Jean-Paul Guichard, Professeur d’Université émérite en économie, ENSAE 1966, s’est lancé il y a trois ans, en collaboration avec son collègue Alain Garrigou, dans la redoutable entreprise de rédiger une biographie de Keynes qui ne soit pas hagiographique, dans laquelle il n’hésite pas à écorner l’image la plus répandue de l’éminent économiste. Jean-Paul a accepté de partager en avant-première avec les lectrices et lecteurs de variances.eu quelques matériaux préparatoires à cet ouvrage, dans lesquels il décrit notamment le parcours universitaire du brillant « touche-à-tout ». Dans un prochain épisode, Jean-Paul évoquera pour nous les rapports de Keynes à l’argent et à la politique.
Presque en même temps que la rédaction et l’édition de son brûlot de 1919, Les conséquences économiques de la Paix, qui lui permirent d’évacuer son ressentiment vis-à-vis de Lloyd George et d’asseoir sa notoriété internationale, Keynes change de métier principal, passant du public au privé : il devient en effet, pour l’essentiel, sur le plan financier au moins, un homme de la City, atypique certes, en bonne partie grâce à son ami Oswald Falk, qui l’incite par ailleurs à réorienter sa vie mondaine, sentimentale et sexuelle ; une transition difficile qui prendra du temps. Il conserve toutefois un pied à l’Université de Cambridge et dans le monde académique : c’est très important pour lui car il entend bien y conserver une influence prépondérante en même temps qu’un certain contrôle sur le recrutement des nouveaux « apôtres ». Dans cette perspective, il se remet alors à la mise au point de son Treatise on Probability, un travail interrompu par les années de guerre. Cet ouvrage, publié en 1921[1], a une longue histoire qui semble commencer en 1904 et se terminer par sa publication en 1921 ; toutefois elle doit être replacée dans des contextes plus larges dont il est question dans ce qui suit : l’affirmation progressive de l’économie en tant que discipline académique à part entière au cours des décennies d’avant-guerre ainsi que celui de l’ascension académique et sociale de Keynes et de sa famille au cours de cette période.
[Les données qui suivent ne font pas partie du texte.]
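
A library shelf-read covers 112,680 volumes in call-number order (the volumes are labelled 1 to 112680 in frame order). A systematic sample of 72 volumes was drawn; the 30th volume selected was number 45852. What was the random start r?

k = 112680/72 = 1565
r = 45852 − (30−1)×1565 = 45852 − 45385 = 467

467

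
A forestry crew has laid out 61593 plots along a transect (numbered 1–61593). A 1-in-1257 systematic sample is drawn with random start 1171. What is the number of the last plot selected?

61507

k = 1257
49th selection = r + (49−1)·k = 1171 + 48×1257 = 1171 + 60336 = 61507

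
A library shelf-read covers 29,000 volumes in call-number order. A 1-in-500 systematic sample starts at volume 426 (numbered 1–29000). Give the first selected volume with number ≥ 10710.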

La promotion de la discipline économique en Angleterre
Au cours des années 1880, le projet de promotion de l’économie pour en faire l’égale des autres disciplines donne lieu à des discussions entre des gens importants du monde des affaires et de celui des universités. On peut citer à ce propos, Sir Robert Harry Inglis Palgrave, banquier et éditeur de « The Economist »[2] , George Joachim Goschen, banquier et homme politique de premier plan[3], Herbert Foxwell, qui sera par la suite le premier doyen de la Faculté d’économie de l’Université de Londres, et aussi les deux amis très influents de Cambridge : Alfred Marshall et John Neville Keynes.
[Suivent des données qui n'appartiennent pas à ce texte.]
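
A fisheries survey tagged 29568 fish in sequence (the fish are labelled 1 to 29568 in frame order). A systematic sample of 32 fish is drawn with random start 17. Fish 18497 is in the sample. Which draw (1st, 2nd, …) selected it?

21

k = 29568/32 = 924
position = (18497 − 17)/924 + 1 = 18480/924 + 1 = 20 + 1 = 21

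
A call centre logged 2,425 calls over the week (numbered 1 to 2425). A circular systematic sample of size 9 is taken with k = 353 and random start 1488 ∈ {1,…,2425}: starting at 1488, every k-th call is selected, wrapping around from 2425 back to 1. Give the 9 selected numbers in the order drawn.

Selection 1: 1488
Selection 2: 1488 + 353 = 1841
Selection 3: 1841 + 353 = 2194
Selection 4: 2194 + 353 = 2547 → 2547 − 2425 = 122
Selection 5: 122 + 353 = 475
Selection 6: 475 + 353 = 828
Selection 7: 828 + 353 = 1181
Selection 8: 1181 + 353 = 1534
Selection 9: 1534 + 353 = 1887

1488, 1841, 2194, 122, 475, 828, 1181, 1534, 1887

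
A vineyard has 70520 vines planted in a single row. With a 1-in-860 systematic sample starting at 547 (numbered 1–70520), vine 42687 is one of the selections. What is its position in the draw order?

50

k = 860
position = (42687 − 547)/860 + 1 = 42140/860 + 1 = 49 + 1 = 50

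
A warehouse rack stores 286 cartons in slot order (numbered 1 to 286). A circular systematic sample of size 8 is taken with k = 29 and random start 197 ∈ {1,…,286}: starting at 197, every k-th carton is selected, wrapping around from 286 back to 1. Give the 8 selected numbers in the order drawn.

Selection 1: 197
Selection 2: 197 + 29 = 226
Selection 3: 226 + 29 = 255
Selection 4: 255 + 29 = 284
Selection 5: 284 + 29 = 313 → 313 − 286 = 27
Selection 6: 27 + 29 = 56
Selection 7: 56 + 29 = 85
Selection 8: 85 + 29 = 114

197, 226, 255, 284, 27, 56, 85, 114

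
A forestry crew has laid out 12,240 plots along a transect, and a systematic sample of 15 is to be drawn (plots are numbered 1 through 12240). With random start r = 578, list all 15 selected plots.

k = N/n = 12240/15 = 816
plot 1: 578
plot 2: 578 + 816 = 1394
plot 3: 1394 + 816 = 2210
plot 4: 2210 + 816 = 3026
plot 5: 3026 + 816 = 3842
plot 6: 3842 + 816 = 4658
plot 7: 4658 + 816 = 5474
plot 8: 5474 + 816 = 6290
plot 9: 6290 + 816 = 7106
plot 10: 7106 + 816 = 7922
plot 11: 7922 + 816 = 8738
plot 12: 8738 + 816 = 9554
plot 13: 9554 + 816 = 10370
plot 14: 10370 + 816 = 11186
plot 15: 11186 + 816 = 12002

578, 1394, 2210, 3026, 3842, 4658, 5474, 6290, 7106, 7922, 8738, 9554, 10370, 11186, 12002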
Ces deux-là exerceront une certaine influence dans l’élaboration d’un projet qui débouche sur la création simultanée, à la fin de l’année 1890, d’une part, de la « British Economic Association », qui deviendra en 1902 la « Royal Economic Society », le pendant de « The American Economic Association » (1885), et d’autre part, de « The Economic Journal », le pendant de la « Revue d’Economie politique ». Tout cela n’ira pas sans de sourdes luttes d’influence donnant lieu à de très nombreuses discussions et négociations, notamment entre les deux professeurs de Cambridge que sont Alfred Marshall au King’s College et Herbert Foxwell qui enseigne à la fois au Saint John’s College[4] et aussi à l’University College de Londres où il succède à Jevons à partir de 1881 ainsi que dans d’autres institutions (notamment à la London School of Economics) ; à la différence de Marshall qui est un pur universitaire, Foxwell collectionnera les fonctions d’autorité ; il y aura donc une relation de rivalité entre les deux hommes pour le leadership du petit monde des économistes, ce qui contribue à expliquer sans doute que Foxwell, alors âgé de 59 ans, n’ait pu obtenir en 1908 la chaire de Marshall, lequel veillera à ce qu’elle soit dévolue à un « petit jeune de 30 ans », son protégé, A.C. Pigou[5]. Un tel choix n’était pas du tout neutre pour les débuts de la carrière d’un autre protégé : John Maynard Keynes.
Les discussions aboutissent à la définition des buts de l’Association et au refus d’accueillir en son sein les hommes d’affaires, sauf s’ils sont des banquiers ou s’ils ont des compétences et un intérêt particulier pour l’économie. Sans s’impliquer directement dans la direction de cette organisation et du journal qui lui est lié, Alfred Marshall et Neville Keynes sont conscients de l’intérêt pour eux d’en avoir un certain contrôle : le choix des responsables a de l’importance et donne lieu à de délicates tractations. La nomination d’Edgeworth à la tête de The Economic Journal, quittant University College pour une chaire à Oxford est, très certainement, le résultat d’un compromis.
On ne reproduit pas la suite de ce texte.